堂ヶ島からチョット戻って伊豆松崎へ
ご覧の通り、「なまこ壁」の土蔵と母屋が静かに佇む世界に入っていく。しとしと降る雨が、落ち着いた雰囲気を尚、引き立たせ、演出してくれる。
石やレンガを積む時のタイルを張る時に出来る継ぎ目を目地と言うが、この目地漆喰の形状が海にいる「なまこ」に似ていることから「なまこ壁」と言われている。
なまこは、水分の含有量が高く、手のひらにのせてもするりと抜けその硬さを大きく変化させ、天敵から守っている一見してグロテスクな生物である。
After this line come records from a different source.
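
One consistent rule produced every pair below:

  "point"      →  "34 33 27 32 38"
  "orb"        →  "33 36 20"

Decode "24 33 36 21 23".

force

p is letter #16 and maps to 34: an offset of 18. The number is (letter's place in the alphabet, a=1) + 18.
Undoing it on 24 33 36 21 23: 24→(24−18)÷1=6=f, 33→(33−18)÷1=15=o, 36→(36−18)÷1=18=r, 21→(21−18)÷1=3=c, 23→(23−18)÷1=5=e.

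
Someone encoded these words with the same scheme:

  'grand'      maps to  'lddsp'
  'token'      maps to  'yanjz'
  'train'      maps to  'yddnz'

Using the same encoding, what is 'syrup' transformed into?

Shifts by position in grand: pos 0: g→l (+5), pos 1: r→d (+12), pos 2: a→d (+3), pos 3: n→s (+5), pos 4: d→p (+12) — repeating every 3. The shifts repeat in a cycle of length 3: positions 0,1,… shift by +5, +12, +3, then the pattern repeats.
For syrup: s+5=x, y+12=k, r+3=u, u+5=z, p+12=b.

xkuzb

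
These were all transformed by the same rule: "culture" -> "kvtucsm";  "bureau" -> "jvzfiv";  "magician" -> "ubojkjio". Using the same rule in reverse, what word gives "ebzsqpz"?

The shifts repeat in a cycle of length 2: positions 0,1,… shift by +8, +1, then the pattern repeats.
Undoing it on ebzsqpz: e−8=w, b−1=a, z−8=r, s−1=r, q−8=i, p−1=o, z−8=r.

warrior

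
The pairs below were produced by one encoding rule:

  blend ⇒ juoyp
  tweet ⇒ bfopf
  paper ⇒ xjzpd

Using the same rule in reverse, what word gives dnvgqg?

The shift increases by 1 at each position, starting from +8: 8, 9, 10, ….
Undoing it on dnvgqg: d−8=v, n−9=e, v−10=l, g−11=v, q−12=e, g−13=t.

velvet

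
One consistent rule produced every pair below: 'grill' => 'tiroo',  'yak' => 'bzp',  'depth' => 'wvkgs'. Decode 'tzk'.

Each pair mirrors across the alphabet (g↔t, r↔i, i↔r): positions sum to 25. This is the alphabet-reversal cipher (Atbash): a becomes z, b becomes y, etc.
Decoding tzk: t↔g, z↔a, k↔p.

gap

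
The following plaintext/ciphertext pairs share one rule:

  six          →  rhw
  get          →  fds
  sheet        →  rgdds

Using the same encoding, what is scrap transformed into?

Compare letters: s→r is +25, i→h is +25, x→w is +25 — a constant shift. Every letter moves 25 places later in the alphabet, wrapping around z→a.
For scrap: s+25=r, c+25=b, r+25=q, a+25=z, p+25=o.

rbqzo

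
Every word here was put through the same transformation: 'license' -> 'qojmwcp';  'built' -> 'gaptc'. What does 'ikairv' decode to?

detail

In license: l→q is +5, i→o is +6, c→j is +7, e→m is +8 — the shift increases by 1 each position. The shift increases by 1 at each position, starting from +5: 5, 6, 7, ….
Reversing it on ikairv: i−5=d, k−6=e, a−7=t, i−8=a, r−9=i, v−10=l.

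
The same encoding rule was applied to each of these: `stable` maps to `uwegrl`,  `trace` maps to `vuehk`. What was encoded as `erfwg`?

cobra

In stable: s→u is +2, t→w is +3, a→e is +4, b→g is +5 — the shift increases by 1 each position. Letter i (0-indexed) is shifted by i+2, so successive shifts are 2, 3, 4, ….
Decoding erfwg: e−2=c, r−3=o, f−4=b, w−5=r, g−6=a.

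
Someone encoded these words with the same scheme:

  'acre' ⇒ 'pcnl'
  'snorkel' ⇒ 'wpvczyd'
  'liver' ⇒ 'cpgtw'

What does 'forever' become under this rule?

The output letters match the input read backwards, each shifted +11: acre reversed is erca. Two steps: reverse the string, then apply a Caesar shift of +11.
For forever: reverse → reverof; then shift: r+11=c, e+11=p, v+11=g, e+11=p, r+11=c, o+11=z, f+11=q.

cpgpczq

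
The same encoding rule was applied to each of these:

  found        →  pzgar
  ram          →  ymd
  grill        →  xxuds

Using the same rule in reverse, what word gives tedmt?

The output letters match the input read backwards, each shifted +12: found reversed is dnuof. Two steps: reverse the string, then apply a Caesar shift of +12.
Undoing it on tedmt: shift back: t−12=h, e−12=s, d−12=r, m−12=a, t−12=h → hsrah; then reverse → harsh.

harsh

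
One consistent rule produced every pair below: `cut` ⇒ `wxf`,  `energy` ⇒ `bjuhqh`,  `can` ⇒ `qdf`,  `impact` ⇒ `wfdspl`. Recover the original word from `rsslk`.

hippo

The word is reversed, then every letter is shifted forward by 3.
Decoding rsslk: shift back: r−3=o, s−3=p, s−3=p, l−3=i, k−3=h → oppih; then reverse → hippo.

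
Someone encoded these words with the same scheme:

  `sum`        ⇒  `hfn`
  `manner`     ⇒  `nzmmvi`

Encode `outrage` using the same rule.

Each pair mirrors across the alphabet (s↔h, u↔f, m↔n): positions sum to 25. Each letter is replaced by its mirror in the alphabet: a↔z, b↔y, c↔x, and so on (the Atbash cipher).
On outrage: o↔l, u↔f, t↔g, r↔i, a↔z, g↔t, e↔v.

lfgiztv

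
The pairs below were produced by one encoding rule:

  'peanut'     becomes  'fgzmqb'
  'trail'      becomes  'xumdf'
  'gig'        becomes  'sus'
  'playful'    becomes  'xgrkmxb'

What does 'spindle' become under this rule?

qxpzube

The output letters match the input read backwards, each shifted +12: peanut reversed is tunaep. The word is reversed, then every letter is shifted forward by 12.
For spindle: reverse → eldnips; then shift: e+12=q, l+12=x, d+12=p, n+12=z, i+12=u, p+12=b, s+12=e.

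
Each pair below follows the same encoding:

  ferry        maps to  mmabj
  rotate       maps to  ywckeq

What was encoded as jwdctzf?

cousins

In ferry: f→m is +7, e→m is +8, r→a is +9, r→b is +10 — the shift increases by 1 each position. Each letter shifts forward by (position + 7), i.e. 7, 8, 9, … — the shift grows by one for each successive letter.
Decoding jwdctzf: j−7=c, w−8=o, d−9=u, c−10=s, t−11=i, z−12=n, f−13=s.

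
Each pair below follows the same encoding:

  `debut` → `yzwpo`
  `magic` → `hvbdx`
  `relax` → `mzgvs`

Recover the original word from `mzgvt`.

Compare letters: d→y is +21, e→z is +21, b→w is +21 — a constant shift. This is a Caesar cipher with shift 21.
Decoding mzgvt: m−21=r, z−21=e, g−21=l, v−21=a, t−21=y.

relay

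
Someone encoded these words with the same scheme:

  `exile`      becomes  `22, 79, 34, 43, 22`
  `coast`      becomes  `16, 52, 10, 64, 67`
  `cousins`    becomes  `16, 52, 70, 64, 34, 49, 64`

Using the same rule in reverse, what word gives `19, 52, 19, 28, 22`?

dodge

e(#5)→22 and x(#24)→79: differences scale by 3, so n = 3·pos + 7. The formula is n = 3×(alphabet index, a=1) + 7.
Decoding 19, 52, 19, 28, 22: 19→(19−7)÷3=4=d, 52→(52−7)÷3=15=o, 19→(19−7)÷3=4=d, 28→(28−7)÷3=7=g, 22→(22−7)÷3=5=e.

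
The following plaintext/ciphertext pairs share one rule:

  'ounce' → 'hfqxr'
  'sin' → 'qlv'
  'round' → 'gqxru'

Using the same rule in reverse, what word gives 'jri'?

The output letters match the input read backwards, each shifted +3: ounce reversed is ecnuo. Two steps: reverse the string, then apply a Caesar shift of +3.
Reversing it on jri: shift back: j−3=g, r−3=o, i−3=f → gof; then reverse → fog.

fog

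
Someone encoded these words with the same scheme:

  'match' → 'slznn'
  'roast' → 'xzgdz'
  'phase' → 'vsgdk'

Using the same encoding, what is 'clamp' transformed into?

iwgxv

Shifts by position in match: pos 0: m→s (+6), pos 1: a→l (+11), pos 2: t→z (+6), pos 3: c→n (+11) — repeating every 2. The shifts repeat in a cycle of length 2: positions 0,1,… shift by +6, +11, then the pattern repeats.
For clamp: c+6=i, l+11=w, a+6=g, m+11=x, p+6=v.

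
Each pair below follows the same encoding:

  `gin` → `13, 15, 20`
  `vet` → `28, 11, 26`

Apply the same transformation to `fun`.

12, 27, 20

g is letter #7 and maps to 13: an offset of 6. The number is (letter's place in the alphabet, a=1) + 6.
For fun: f=6→12, u=21→27, n=14→20.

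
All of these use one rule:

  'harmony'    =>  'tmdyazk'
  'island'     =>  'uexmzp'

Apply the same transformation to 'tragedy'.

fdmsqpk

Compare letters: h→t is +12, a→m is +12, r→d is +12 — a constant shift. Each letter is shifted forward by 12 in the alphabet (a Caesar shift of +12).
Applying it to tragedy: t+12=f, r+12=d, a+12=m, g+12=s, e+12=q, d+12=p, y+12=k.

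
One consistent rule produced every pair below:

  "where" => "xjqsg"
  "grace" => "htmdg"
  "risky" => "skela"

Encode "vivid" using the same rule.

It's a Vigenère-style cipher with numeric key [1,2,12]: position i shifts by key[i mod 3].
Applying it to vivid: v+1=w, i+2=k, v+12=h, i+1=j, d+2=f.

wkhjf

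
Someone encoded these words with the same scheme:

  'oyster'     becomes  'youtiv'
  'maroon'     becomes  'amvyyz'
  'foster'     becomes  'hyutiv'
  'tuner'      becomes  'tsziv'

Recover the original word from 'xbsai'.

plume

o(14)→y(24) and y(24)→o(14) fit y≡25x+12 (mod 26); the inverse of 25 mod 26 is 25. This is an affine cipher: with a=0,…,z=25, each position x becomes (25x+12) mod 26.
Reversing it on xbsai: x(23)→25·(23−12)≡15=p; b(1)→25·(1−12)≡11=l; s(18)→25·(18−12)≡20=u; a(0)→25·(0−12)≡12=m; i(8)→25·(8−12)≡4=e (all mod 26).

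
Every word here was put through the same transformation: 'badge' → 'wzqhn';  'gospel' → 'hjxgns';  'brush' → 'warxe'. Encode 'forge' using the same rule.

b(1)→w(22) and a(0)→z(25) fit y≡23x+25 (mod 26); the inverse of 23 mod 26 is 17. Each letter's alphabet position (a=0..z=25) is mapped through 23·x+25 mod 26 — an affine cipher.
For forge: f(5)→23·5+25≡10=k; o(14)→23·14+25≡9=j; r(17)→23·17+25≡0=a; g(6)→23·6+25≡7=h; e(4)→23·4+25≡13=n (all mod 26).

kjahn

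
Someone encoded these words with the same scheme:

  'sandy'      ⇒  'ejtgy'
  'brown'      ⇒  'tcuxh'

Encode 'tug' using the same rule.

The output letters match the input read backwards, each shifted +6: sandy reversed is ydnas. The word is reversed, then every letter is shifted forward by 6.
Applying it to tug: reverse → gut; then shift: g+6=m, u+6=a, t+6=z.

maz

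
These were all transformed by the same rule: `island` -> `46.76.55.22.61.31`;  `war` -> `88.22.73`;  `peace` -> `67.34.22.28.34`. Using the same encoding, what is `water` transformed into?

i(#9)→46 and s(#19)→76: differences scale by 3, so n = 3·pos + 19. With a=1..z=26, the number is 3·pos + 19.
For water: w=23→88, a=1→22, t=20→79, e=5→34, r=18→73.

88.22.79.34.73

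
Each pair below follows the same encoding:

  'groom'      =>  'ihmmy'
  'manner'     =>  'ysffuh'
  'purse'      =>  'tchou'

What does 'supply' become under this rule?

Each letter's alphabet position (a=0..z=25) is mapped through 7·x+18 mod 26 — an affine cipher.
On supply: s(18)→7·18+18≡14=o; u(20)→7·20+18≡2=c; p(15)→7·15+18≡19=t; p(15)→7·15+18≡19=t; l(11)→7·11+18≡17=r; y(24)→7·24+18≡4=e (all mod 26).

octtre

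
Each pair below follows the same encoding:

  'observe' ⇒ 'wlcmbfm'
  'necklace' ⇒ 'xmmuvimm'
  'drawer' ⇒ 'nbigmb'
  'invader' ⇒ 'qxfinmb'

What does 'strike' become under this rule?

cdbqum

The shift depends on letter class: consonant b→l is +10, but vowel o→w is +8. Vowels shift forward by 8 and consonants shift forward by 10.
For strike: s(cons)+10=c, t(cons)+10=d, r(cons)+10=b, i(vowel)+8=q, k(cons)+10=u, e(vowel)+8=m.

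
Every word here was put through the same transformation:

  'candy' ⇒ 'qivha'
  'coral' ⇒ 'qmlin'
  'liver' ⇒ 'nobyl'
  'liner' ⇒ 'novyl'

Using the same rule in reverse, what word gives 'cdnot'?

c(2)→q(16) and a(0)→i(8) fit y≡17x+8 (mod 26); the inverse of 17 mod 26 is 23. This is an affine cipher: with a=0,…,z=25, each position x becomes (17x+8) mod 26.
Undoing it on cdnot: c(2)→23·(2−8)≡18=s; d(3)→23·(3−8)≡15=p; n(13)→23·(13−8)≡11=l; o(14)→23·(14−8)≡8=i; t(19)→23·(19−8)≡19=t (all mod 26).

split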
伊豆松崎には古き良き時代に建築された「なまこ壁」の住家や土蔵が多く残されている。
保温、防湿、防虫
火災、盗難防止
の目的で造られたもので、多額の経費と多くの労力を要している。
このなまこ壁は江戸末期に建築されたものである。
独特の模様が目に鮮やかに飛び込み、生きた歴史の素材がこの地方の象徴的な存在として守られ、観光資源の一つにもなっている。
写真は明治20年呉服商家として建てられ、わずか数代で財を成し、大地主となった明治の商家中瀬邸である。
母屋から土蔵などからなる邸宅をそのままそっくり、町が買い取り、公開されている。
明治の代表的な呉服商家の姿を残し、当時の商家の営みを現代に伝えている。
一時代をなした呉服問屋の活気に満ちた世界が、板の間を通じて番頭さんや小僧と呉服を求める客人のやりとりが今にも聞こえる様な感じがする。
「なまこ壁」とこの商家に留まらず、松崎文化を象徴するときわ大橋、時計塔、街のいたるところの漆喰芸術作品が独特の雰囲気を持ち、素敵な街の姿にたっぷり、くつろげる。